Create two segments in the Shape Struct format.
[ ]:
segment1 = "LINESTRING(0 0, 4 0)"
segment2 = "LINESTRING(0 1, 2 4)"
segment_df = spark.sql(f"""
SELECT
ST_FromText('{segment1}') AS segment1,
ST_FromText('{segment2}') AS segment2
""")
segment_df.show(truncate = False)
+-----------------------------------------------------------------------------------------------------------------------------------------------------------------------------+-----------------------------------------------------------------------------------------------------------------------------------------------------------------------------+
|segment1 |segment2 |
+-----------------------------------------------------------------------------------------------------------------------------------------------------------------------------+-----------------------------------------------------------------------------------------------------------------------------------------------------------------------------+
|{[01 05 00 00 00 01 00 00 00 01 02 00 00 00 02 00 00 00 00 00 00 00 00 00 00 00 00 00 00 00 00 00 00 00 00 00 00 00 00 00 10 40 00 00 00 00 00 00 00 00], 0.0, 0.0, 4.0, 0.0}|{[01 05 00 00 00 01 00 00 00 01 02 00 00 00 02 00 00 00 00 00 00 00 00 00 00 00 00 00 00 00 00 00 F0 3F 00 00 00 00 00 00 00 40 00 00 00 00 00 00 10 40], 0.0, 1.0, 2.0, 4.0}|
+-----------------------------------------------------------------------------------------------------------------------------------------------------------------------------+-----------------------------------------------------------------------------------------------------------------------------------------------------------------------------+
Part 3: Using STCoverage#
[ ]:
dist_threshold = 20.0
[ ]:
coverage_df = (
segment_df.select(
F.st_coverage('segment1',
'segment2',
dist_threshold)
.alias('Coverage')
)
)
coverage_df.show(truncate=False)
+--------------------------------------------+
|Coverage |
+--------------------------------------------+
|[0.5, 0.802624679775096, 0.5547001962252291]|
+--------------------------------------------+
The first value in the array returned by STCoverage is the coverage fraction followed by the coverage distance and finally the cosine similarity.
The coverage fraction of 0.5 indicates that about half of sgement1 is covered by segment2 when projected
The coverage distance of about 0.8 indicates the two segments are relatively close but not touching
The cosine similarity of about 0.55 indicates that the two segments are about halfway between pointing perpendicular and pointing in the same direction
Adjusting the distance threshold#
Let’s see how lowering the distance threshold makes the coverage distance more strict.
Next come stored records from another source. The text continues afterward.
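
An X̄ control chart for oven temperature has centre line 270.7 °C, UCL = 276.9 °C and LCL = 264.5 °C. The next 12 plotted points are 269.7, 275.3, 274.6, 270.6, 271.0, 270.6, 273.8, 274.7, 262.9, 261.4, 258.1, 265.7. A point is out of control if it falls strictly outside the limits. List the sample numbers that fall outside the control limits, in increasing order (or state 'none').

Compare each point to [264.5, 276.9]: sample 9 = 262.9 < LCL; sample 10 = 261.4 < LCL; sample 11 = 258.1 < LCL.

9, 10, 11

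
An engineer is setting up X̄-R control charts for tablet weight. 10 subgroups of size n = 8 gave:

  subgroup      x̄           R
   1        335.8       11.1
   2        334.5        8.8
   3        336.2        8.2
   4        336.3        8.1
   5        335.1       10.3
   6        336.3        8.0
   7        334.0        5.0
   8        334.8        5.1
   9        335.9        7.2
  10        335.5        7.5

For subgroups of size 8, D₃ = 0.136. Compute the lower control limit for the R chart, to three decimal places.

R̄ = (11.1 + 8.8 + 8.2 + 8.1 + 10.3 + 8.0 + 5.0 + 5.1 + 7.2 + 7.5) / 10 = 79.3000 / 10 = 7.9300
LCL_R = D₃·R̄ = 0.136 × 7.9300 = 1.0785

1.078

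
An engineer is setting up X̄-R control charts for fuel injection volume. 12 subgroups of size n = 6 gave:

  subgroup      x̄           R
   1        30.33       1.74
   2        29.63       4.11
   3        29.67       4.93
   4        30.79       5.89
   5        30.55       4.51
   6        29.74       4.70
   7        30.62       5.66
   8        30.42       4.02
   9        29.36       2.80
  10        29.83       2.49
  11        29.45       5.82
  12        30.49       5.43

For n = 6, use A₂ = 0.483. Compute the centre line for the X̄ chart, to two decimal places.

30.07

X̄̄ = (30.33 + 29.63 + 29.67 + 30.79 + 30.55 + 29.74 + 30.62 + 30.42 + 29.36 + 29.83 + 29.45 + 30.49) / 12 = 360.8800 / 12 = 30.0733
CL = X̄̄ = 30.0733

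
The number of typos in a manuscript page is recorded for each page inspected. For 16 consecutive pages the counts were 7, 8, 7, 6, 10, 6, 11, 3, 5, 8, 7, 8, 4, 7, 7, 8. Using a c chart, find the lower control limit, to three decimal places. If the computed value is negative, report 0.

0.000

c̄ = (7 + 8 + 7 + 6 + 10 + 6 + 11 + 3 + 5 + 8 + 7 + 8 + 4 + 7 + 7 + 8) / 16 = 112 / 16 = 7.0000
LCL = c̄ − 3√c̄ = 7.0000 − 3 × 2.6458 = -0.9373 → 0 (cannot be negative)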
In other words, segments have to be closer together to get a better score.
[ ]:
dist_threshold = 10.0
[ ]:
coverage_df = (
segment_df.select(
F.st_coverage('segment1',
'segment2',
dist_threshold)
.alias('Coverage')
)
)
coverage_df.show(truncate=False)
+---------------------------------------------+
|Coverage |
+---------------------------------------------+
|[0.5, 0.6200510377447751, 0.5547001962252291]|
+---------------------------------------------+
Now the coverage distance is about 0.62 which is lower than the 0.8 when the threshold was 20.0.
Choosing Distance Threshold#
Distance threshold should be chosen based on the data and the application. Often trial and error is best for selecting this parameter. However, in general, if the segments in the data are further apart, a higher threshold could be chosen to indicate that these far apart sgements are still similar. If the segments in the data are relatively close to each other, then a lower distance threshold could be chosen to be more strict in indicating close together segments.